Decades of research in student ratings repeatedly shows that student ratings are affected by (i) discipline; (ii) class size; and (iii) level of courses (Neumann, 2000). Hence, comparing ratings from vastly different disciplines can be problematic. Research also indicates that the relationship between class size and ratings is not linear (Lewis, 1991; Theall & Franklin, 1991). Sections with enrolment between 35 - 100 would on average receive lower ratings than others. As for course level, PG courses are generally rated higher than UG courses. Hence if comparison is to be made between faculty and instructors' performance, then the above three aspects of the courses should be taken into account. AQA has prepared an "SFQ University Summary Report - Breakdown by Level, Department and Class size" on SFQ Survey Results, which should provide a more meaningful basis for comparison of SFQ scores.

E. Trends and clusters

It is sometimes insightful to compare the student ratings of the same course taught in different years. Sometimes by examining all questions with higher (or lower) ratings, a pattern can be found which can provide insight into the strengths and weaknesses of one's teaching.

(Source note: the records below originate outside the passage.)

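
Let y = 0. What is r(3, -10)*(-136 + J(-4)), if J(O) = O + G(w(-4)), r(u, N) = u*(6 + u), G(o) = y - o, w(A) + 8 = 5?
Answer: -3699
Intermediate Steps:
w(A) = -3 (w(A) = -8 + 5 = -3)
G(o) = -o (G(o) = 0 - o = -o)
J(O) = 3 + O (J(O) = O - 1*(-3) = O + 3 = 3 + O)
r(3, -10)*(-136 + J(-4)) = (3*(6 + 3))*(-136 + (3 - 4)) = (3*9)*(-136 - 1) = 27*(-137) = -3699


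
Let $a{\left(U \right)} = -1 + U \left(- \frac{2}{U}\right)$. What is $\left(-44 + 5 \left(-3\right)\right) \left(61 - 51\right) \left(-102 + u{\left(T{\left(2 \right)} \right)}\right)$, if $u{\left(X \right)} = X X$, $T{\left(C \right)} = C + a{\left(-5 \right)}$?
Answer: $59590$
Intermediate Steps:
$a{\left(U \right)} = -3$ ($a{\left(U \right)} = -1 - 2 = -3$)
$T{\left(C \right)} = -3 + C$ ($T{\left(C \right)} = C - 3 = -3 + C$)
$u{\left(X \right)} = X^{2}$
$\left(-44 + 5 \left(-3\right)\right) \left(61 - 51\right) \left(-102 + u{\left(T{\left(2 \right)} \right)}\right) = \left(-44 + 5 \left(-3\right)\right) \left(61 - 51\right) \left(-102 + \left(-3 + 2\right)^{2}\right) = \left(-44 - 15\right) 10 \left(-102 + \left(-1\right)^{2}\right) = \left(-59\right) 10 \left(-102 + 1\right) = \left(-590\right) \left(-101\right) = 59590$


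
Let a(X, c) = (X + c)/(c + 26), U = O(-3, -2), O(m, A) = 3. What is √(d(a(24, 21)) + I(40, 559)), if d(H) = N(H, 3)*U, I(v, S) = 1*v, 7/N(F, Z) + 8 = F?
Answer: √4055743/331 ≈ 6.0843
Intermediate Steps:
N(F, Z) = 7/(-8 + F)
U = 3
a(X, c) = (X + c)/(26 + c)
I(v, S) = v
d(H) = 21/(-8 + H) (d(H) = (7/(-8 + H))*3 = 21/(-8 + H))
√(d(a(24, 21)) + I(40, 559)) = √(21/(-8 + (24 + 21)/(26 + 21)) + 40) = √(21/(-8 + 45/47) + 40) = √(21/(-331/47) + 40) = √(21*(-47/331) + 40) = √(-987/331 + 40) = √(12253/331) = √4055743/331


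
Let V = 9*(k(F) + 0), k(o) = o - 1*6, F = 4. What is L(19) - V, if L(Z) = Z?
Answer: 37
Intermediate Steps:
k(o) = -6 + o (k(o) = o - 6 = -6 + o)
V = -18 (V = 9*((-6 + 4) + 0) = 9*(-2 + 0) = 9*(-2) = -18)
L(19) - V = 19 - 1*(-18) = 19 + 18 = 37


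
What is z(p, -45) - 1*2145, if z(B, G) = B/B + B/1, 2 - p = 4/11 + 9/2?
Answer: -47231/22 ≈ -2146.9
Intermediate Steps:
p = -63/22 (p = 2 - (4/11 + 9/2) = 2 - 1*107/22 = 2 - 107/22 = -63/22 ≈ -2.8636)
z(B, G) = 1 + B (z(B, G) = 1 + B*1 = 1 + B)
z(p, -45) - 1*2145 = (1 - 63/22) - 1*2145 = -41/22 - 2145 = -47231/22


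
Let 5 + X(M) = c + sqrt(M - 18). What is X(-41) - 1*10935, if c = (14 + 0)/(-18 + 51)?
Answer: -361006/33 + I*sqrt(59) ≈ -10940.0 + 7.6811*I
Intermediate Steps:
c = 14/33 ≈ 0.42424
X(M) = -151/33 + sqrt(-18 + M) (X(M) = -5 + (14/33 + sqrt(M - 18)) = -5 + (14/33 + sqrt(-18 + M)) = -151/33 + sqrt(-18 + M))
X(-41) - 1*10935 = (-151/33 + sqrt(-18 - 41)) - 1*10935 = (-151/33 + sqrt(-59)) - 10935 = (-151/33 + I*sqrt(59)) - 10935 = -361006/33 + I*sqrt(59)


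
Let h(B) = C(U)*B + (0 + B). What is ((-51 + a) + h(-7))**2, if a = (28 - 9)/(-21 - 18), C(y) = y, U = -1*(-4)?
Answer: 11377129/1521 ≈ 7480.0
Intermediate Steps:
U = 4
a = -19/39 (a = 19/(-39) = 19*(-1/39) = -19/39 ≈ -0.48718)
h(B) = 5*B (h(B) = 4*B + (0 + B) = 4*B + B = 5*B)
((-51 + a) + h(-7))**2 = ((-51 - 19/39) + 5*(-7))**2 = (-2008/39 - 35)**2 = (-3373/39)**2 = 11377129/1521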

F. Interpreting students' comments

Interpretation of student comments - In average situation (i.e. not excellent or poor teaching) students who are either very positive or very negative about the course are more likely to answer the questions, hence their views should not be taken as representative of the class, nor should they be ignored. Comments that are back up by examples or contain details about the relevant learning experience would be more useful.

G. Response rate

Response rate is also a factor to be considered in interpreting SFQ results. A higher response rate is needed for smaller classes for the results to be considered reliable. At HKUST, for sections with enrolment less than 10, 100% response rate is required. For sections with enrolment above 100, 30% response rate is already acceptable.

Note: This would be equivalent to an SD of 24 for SFQ, which has a full score of 100.

References:

Abrami, P.C. (2001). Improving Judgments About Teaching Effectiveness Using Teacher Rating Forms. New Directions for Institutional Research, 59-87.

Franklin, J. (2001). Interpreting the Numbers: Using a Narrative To Help Others Read Student Evaluations of Your Teaching Accurately. New Directions for Teaching and Learning, 87, 85-100.

Gillmore, G. M., Kane, M. T., & Naccarato, R. W. (1978). The Generalizability of Student Ratings of Instruction: Estimation of the Teacher and Course Components. Journal of Educational Measurement, 15(1), 1–13.

Lewis, K.G. (1991), Gathering data for the improvement of teaching: What do i need and how do i get it?. New Directions for Teaching and Learning, 65-82.

Neumann, R. (2000). Communicating Student Evaluation of Teaching Results: Rating Interpretation Guides (RIGs), Assessment & Evaluation in Higher Education, 25(2), 121-134.

Smith, P. L. (1979a). The generalizability of student ratings of courses: Asking the right questions. Journal of Educational Measurement, 16(2), 77–87.

Smith, P.L. (1979b). The stability of teacher performance in the same course over time. Research in Higher Education, 11, 153–165.

Theall, M., & Franklin, J. (1991). Using Student Ratings for Teaching Improvement. New Directions for Teaching and Learning, 48, 83-96.